The share prices of both IDBI and IDBI Bank fell following government's decision to shift Damodaran to head Securities and Exchange Board of India (SEBI). IDBI shares fell 5.05 per cent to Rs 101.60 per share, while IDBI Bank shares fell 3.87 per cent to Rs 70.85.
 
Damodaran is probably the only chairman of IDBI to leave mid-way to take up another assignment. All previous chairmen had either attained superannuation or had completed their terms, except for one case in early 1980s when an incumbent had to quit before the end of his term in controversial circumstances.
 
Senior IDBI officials felt the bank still needed a person of Damodaran's stature. IDBI needs to push some issues with the government including its demand for extending priority sector lending status to infrastructure funding.
 
Damodaran had employed his clout to have IDBI's balance sheet cleaned with a transfer of Rs 9,000 crore of bad loans to a stressed assets stabilisation fund.
 
IDBI officials credit him with converting the development finance institution into a banking company and putting it back on the growth track during his 14-month stint.
 
"It's a great loss to IDBI since he (Damodaran) has done a lot of good things for the organisation in terms of bringing about the merger, and bringing about a dynamic change in the (work) culture," a senior official said on the condition of anonymity.
 
Damodaran had grown so ambitious that he once declared IDBI will give State Bank of India (SBI), India's largest commercial bank, "a run for its money".
 
The extraordinary general meeting of IDBI shareholders will now be conducted on February 23 without Damodaran.
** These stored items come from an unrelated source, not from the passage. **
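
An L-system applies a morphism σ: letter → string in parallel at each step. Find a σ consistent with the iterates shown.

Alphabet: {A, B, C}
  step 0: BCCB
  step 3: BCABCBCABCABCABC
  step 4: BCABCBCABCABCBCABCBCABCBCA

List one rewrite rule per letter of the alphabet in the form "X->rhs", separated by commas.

  step 3 ⇒ step 4: BCABCBCABCABCABC ⇒ BC·A·BC·BC·A·BC·A·BC·BC·A·BC·BC·A·BC·BC·A
    A ↦ BC
    B ↦ BC
    C ↦ A

A->BC, B->BC, C->A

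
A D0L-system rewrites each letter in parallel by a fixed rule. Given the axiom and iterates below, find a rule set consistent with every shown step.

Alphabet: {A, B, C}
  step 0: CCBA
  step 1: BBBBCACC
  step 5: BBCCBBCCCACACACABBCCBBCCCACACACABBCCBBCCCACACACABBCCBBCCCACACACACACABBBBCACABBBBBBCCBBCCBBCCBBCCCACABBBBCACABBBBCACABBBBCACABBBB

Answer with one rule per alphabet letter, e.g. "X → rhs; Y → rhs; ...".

A->CC, B->CA, C->BB

  step 0 ⇒ step 1: CCBA ⇒ BB·BB·CA·CC
    A ↦ CC
    B ↦ CA
    C ↦ BB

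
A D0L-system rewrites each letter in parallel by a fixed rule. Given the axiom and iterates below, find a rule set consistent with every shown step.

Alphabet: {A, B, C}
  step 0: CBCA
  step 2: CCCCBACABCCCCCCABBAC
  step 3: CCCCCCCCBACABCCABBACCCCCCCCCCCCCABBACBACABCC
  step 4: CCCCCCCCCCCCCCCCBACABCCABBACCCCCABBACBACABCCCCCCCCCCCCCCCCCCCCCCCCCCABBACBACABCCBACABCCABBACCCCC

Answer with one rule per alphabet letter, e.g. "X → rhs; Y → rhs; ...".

A->AB, B->BAC, C->CC

  step 3 ⇒ step 4: CCCCCCCCBACABCCABBACCCCCCCCCCCCCABBACBACABCC ⇒ CC·CC·CC·CC·CC·CC·CC·CC·BAC·AB·CC·AB·BAC·CC·CC·AB·BAC·BAC·AB·CC·CC·CC·CC·CC·CC·CC·CC·CC·CC·CC·CC·CC·AB·BAC·BAC·AB·CC·BAC·AB·CC·AB·BAC·CC·CC
    A ↦ AB
    B ↦ BAC
    C ↦ CC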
One of the members of the board is likely to chair the meeting called to seek approval for the merger plan.
 
IDBI Bank EGM is scheduled for February 25. The merger ratio has been fixed at one share of IDBI for every 1.52 shares of IDBI Bank.
 
IDBI Bank employees too are worried as Damodaran had assured them of continuing with the commercial bank as a strategic business unit (SBU) after the merger and carrying on with the development finance activity as another SBU.
 
They hope the new IDBI chairman will not alter the post-merger plans already drawn up.
 
For the secretarial, clerical and class IV employees at IDBI, it hardly matters who comes in next. "It really does not concern us. As employees, we are just anxious to know who will be our next chairman. The person has to be good to the employees," a staff member said.
 
The staff members are agitating since the announcement of the merger for according them pay parity with the Reserve Bank of India (RBI) employees in the merged entity.
 
Amid the restiveness, the top brass at IDBI went about carrying on with their schedule. Executive director O V Bundellu was busy the whole day with the annual process of interviewing employees for promotions.
 
A meeting of the corporate debt restructuring group kept another ED R Jayaraman Iyer engaged for the day.
 
A top executive said, "He is good at delegating and decision-making, without interfering in the working of executives. He's been there to absorb shocks and has not passed on any burden to his subordinates."
 
"He had nothing to lose in any sense. Being an IAS officer he could have always gone back to the government. This was unlike previous chairmen who were more concerned about their term, and always feared being sacked. Damodaran did not care," he said.